Yesterday was the hardest workout I’d had in a while. The night before I couldn’t get to sleep so I was up until almost 4am. I woke up a headache, possibly because my brain was chock full of excuses for why I should postpone the workout – I wasn’t feeling good, I had a ton of stuff to do that had to be done during business hours, I had slept so late – did it really matter if I “woke up and worked out?”
As my brain yammered on I set up the room for my workout circuit. As I got started my brain switched gears – this time trying to convince me to make changes- are the toe-taps between exercises really necessary? Do I really have to do 4 circuits – I was sore after three circuits of the same exercises last week, I could just do them more intensely, right? Maybe it would be better to do the exercises in a different order? Maybe I could do the HIIT workout today and this workout tomorrow?”
At this point I should explain that when I’ve been in a bad place about workouts in the past, I have a sordid history of re-arranging them over the week. I would get all the workouts in, but I would do them in a different order than my coach created them. So when I started this “wake up, work out” thing, I made a commitment to do whatever was on the schedule, whenever I woke up. My brain is just going to have to get used to it.
The workout drug on so slowly, and then a phrase that I used often during low points in my marathons popped into my head (thanks brain! way to get onboard) “Just keep moving forward and at some point this will be over.” Not exactly the pinnacle of positive thinking, but it works for me.

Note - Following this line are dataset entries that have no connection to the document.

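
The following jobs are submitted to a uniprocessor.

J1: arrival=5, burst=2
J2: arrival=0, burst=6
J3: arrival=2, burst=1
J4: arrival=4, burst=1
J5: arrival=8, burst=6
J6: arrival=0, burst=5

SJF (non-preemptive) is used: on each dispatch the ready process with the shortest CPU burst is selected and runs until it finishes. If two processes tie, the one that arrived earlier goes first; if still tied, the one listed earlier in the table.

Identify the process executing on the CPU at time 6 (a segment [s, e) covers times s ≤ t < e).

J4

Timeline: | J6 0-5 | J3 5-6 | J4 6-7 | J1 7-9 | J2 9-15 | J5 15-21 |
Completion: J1=9  J2=15  J3=6  J4=7  J5=21  J6=5
Turnaround (C−A): J1=4  J2=15  J3=4  J4=3  J5=13  J6=5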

And, just like that, it was. Four circuits each of dead bugs, jump squats, inchworms, push-ups, and burpees, with toe-taps on the step between each workout, are in the books.
Today’s workout was much smoother. A HIIT (High-Intensity Interval Training) session followed by a core workout comprised of sit-up variations. Done and done.

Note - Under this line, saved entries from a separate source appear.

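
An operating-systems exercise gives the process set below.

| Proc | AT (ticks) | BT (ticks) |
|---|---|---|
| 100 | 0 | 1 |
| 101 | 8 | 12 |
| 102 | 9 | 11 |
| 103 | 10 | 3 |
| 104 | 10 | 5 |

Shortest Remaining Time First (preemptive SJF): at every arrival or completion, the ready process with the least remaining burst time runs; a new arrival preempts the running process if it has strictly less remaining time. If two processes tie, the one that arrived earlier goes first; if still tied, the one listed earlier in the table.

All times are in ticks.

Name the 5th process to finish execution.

Gantt: | 100 0-1 | idle 1-8 | 101 8-10 | 103 10-13 | 104 13-18 | 101 18-28 | 102 28-39 |
Completion: 100=1  101=28  102=39  103=13  104=18
Turnaround (C−A): 100=1  101=20  102=30  103=3  104=8
Finish order: 100 → 103 → 104 → 101 → 102

102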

In other news, I’m working on my race schedule for the year. This has been another fraught area of my training. Races are important to practice transitions and racing with a bunch of other people, and to have something to motivate you. But they can also take up a whole weekend and, as I was desperately trying to build up my speed in the past years, they’ve taken a backseat to maximizing training. Every year I say I’m going to prioritze the races, and then every year I don’t. Not good. This year I’m committing to a race schedule set out by my coach, and to doing them no matter what’s going on in my training – Two sprint distance, one Olympic, one 70.3 (aka Half IRONMAN,) one Full IRONMAN.

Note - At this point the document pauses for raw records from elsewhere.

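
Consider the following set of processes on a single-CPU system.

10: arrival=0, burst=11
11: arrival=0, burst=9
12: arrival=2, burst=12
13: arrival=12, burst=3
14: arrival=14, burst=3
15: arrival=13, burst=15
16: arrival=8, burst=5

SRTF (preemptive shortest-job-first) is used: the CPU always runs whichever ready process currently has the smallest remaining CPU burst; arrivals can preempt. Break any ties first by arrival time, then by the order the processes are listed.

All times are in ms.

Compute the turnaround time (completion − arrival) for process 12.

Timeline: | 11 0-9 | 16 9-14 | 13 14-17 | 14 17-20 | 10 20-31 | 12 31-43 | 15 43-58 |
Completion: 10=31  11=9  12=43  13=17  14=20  15=58  16=14
Turnaround (C−A): 10=31  11=9  12=41  13=5  14=6  15=45  16=6
Turnaround(12) = completion − arrival = 43 − 2 = 41

41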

Sounds simple enough, but finding the triathlons that will for for schedule/conditions is a slightly tedious process (trying to imitate my IM conditions as much a possible – calm swim, fairly flat bike and run, and a closed, or very well protected bike course, without a ton of travel since that gets super expensive.)
I’ll talk more about schedule as I make decisions, but here is my question for today that’s come up through my research:
Why do so many tri’s start their bike section straight up a hill? Like…seriously?!?! I’ve certainly climbed bigger hills like these, and I’ve practiced this kind of hill – there is a short, steep hill down to one of the parking lots of the beach path so I’ve practiced stopping at the base of it and then climbing up. But right at the beginning? No matter how much I practice I’m still worried that I will be in the race, start peddling and just roll back down. These dudes who just run their bikes to the top of the hill may be my patronus. (2:00-2:12 of the video)
So the research, scheduling, and waking up and working out, continue.